Dimanche Ouest France (Côtes-d'Armor)
La méthode forte du président du Salvador
Nayib Bukele, qui se présente commeun « dictateur cool », a réussi à pacifier ce petit pays d’Amérique centrale au prix d’un autoritarisme décrié. Il est favori de l’élection présidentielle, qui se tient ce dimanche.

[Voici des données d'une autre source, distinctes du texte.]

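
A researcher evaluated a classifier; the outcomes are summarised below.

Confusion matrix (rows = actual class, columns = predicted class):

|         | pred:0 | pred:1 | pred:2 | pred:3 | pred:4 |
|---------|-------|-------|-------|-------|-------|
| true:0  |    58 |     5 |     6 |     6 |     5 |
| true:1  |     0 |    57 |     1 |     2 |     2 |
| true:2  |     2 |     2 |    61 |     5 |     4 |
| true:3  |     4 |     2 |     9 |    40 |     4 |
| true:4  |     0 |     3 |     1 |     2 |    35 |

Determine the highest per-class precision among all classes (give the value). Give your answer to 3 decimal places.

0.906

Per-class precision (TP/(TP+FP)):
  0: TP=58, FP=0+2+4+0=6 → 58/64 = 0.9063
  1: TP=57, FP=5+2+2+3=12 → 57/69 = 0.8261
  2: TP=61, FP=6+1+9+1=17 → 61/78 = 0.7821
  3: TP=40, FP=6+2+5+2=15 → 40/55 = 0.7273
  4: TP=35, FP=5+2+4+4=15 → 35/50 = 0.7000
Highest is class '0' with precision = 0.906.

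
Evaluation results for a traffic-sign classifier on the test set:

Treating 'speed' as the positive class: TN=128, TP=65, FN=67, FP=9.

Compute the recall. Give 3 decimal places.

Recall = TP/(TP+FN) = 65/(65+67) = 65/132 = 0.492

0.492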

Au restaurant Francos Pupuserías, dans le centre-ville de San Salvador, un gigantesque portrait de Nayib Bukele accueille les clients. « Je voulais lui rendre hommage. Avec lui, le changement a été énorme, notamment la sécurité, sourit Hamilton Franco, le gérant. Avant on vendait des vêtements, mais depuis que le centre a été rénové et qu’il attire les touristes, on a décidé d’en faire un restaurant. Surtout, ce qui nous fait respirer, c’est qu’il n’y a plus de pandillas », ces gangs qui ont longtemps terrorisé le Salvador.
Le tourisme redémarre
Depuis mars 2022 et l’instauration du régime d’exception qui a permis l’arrestation de 75 000 supposés pandilleros, les rues de ce petit pays d’Amérique centrale (6,5 millions d’habitants) ont été pacifiées. Pays le plus dangereux de la région il y a encore peu, le Salvador n’a déploré «que» 193 homicides en 2023, contre 495 en 2022, et 3346 en 2018, l’année précédant l’élection de Bukele. C’est donc logiquement que le chef de l’État le plus populaire au monde (88 % d’opinions favorables, selon l’institut CID Gallup) va se faire réélire ce dimanche. Et peu importe si la Constitution le lui interdit : pour
rempiler, Bukele a démissionné dès novembre afin de se présenter sans l’étiquette de Président.
Le marché principal affiche aussi une nouvelle fréquentation. Tasses, porte- clés, drapeaux, maillots de l’équipe du Salvador… « Les souvenirs que l’on vend le plus sont ceux à l’effigie de Bukele, explique Gloria, une vendeuse. Il a apporté la
sécurité ici, et le marché voit arriver des touristes étrangers ». Gloria assure que le chiffre d’affaires des commerçants a été multiplié par deux. Le contraste est encore plus saisissant dans les quartiers populaires. À Las Margaritas, quartier de Soyapango, banlieue autrefois mal famée, des enfants jouent au ballon sous le regard attentif de José Alvarado, 67 ans, leur entraîneur : « Pendant longtemps, les gamins ne pouvaient pas venir jouer ici car le terrain de foot délimitait la zone entre deux pandillas. »
« Autoritaire ou pas, on est mieux comme ça »
Loin du centre, le quartier Vista Lago est bien calme. Nohemy a installé une plaque de cuisson chauffée au gaz devant chez elle, sur laquelle elle prépare et vend des tortillas. Les clients se succèdent. « Avant, il était impossible d’être dehors à la nuit tombée. Chaque coin de rue était surveillé par un moustique », dit- elle, du surnom donné aux pandilleros. « Régime autoritaire ou pas, on est mieux comme ça ! », lâche Victor, son mari.
Car la pacification du Salvador s’est faite par l’autoritarisme et la militarisation. Irene Cuéllar, chercheuse à Amnesty International pour l’Amérique centrale, dénonce « de graves violations des droits humains » lors des interpellations, et des milliers de « détentions arbitraires ».
Mais pour obtenir la paix sociale, la majorité des Salvadoriens semble prête à ce genre de sacrifices. Dimanche, ils s’apprêtent à propulser Bukele pour un second mandat.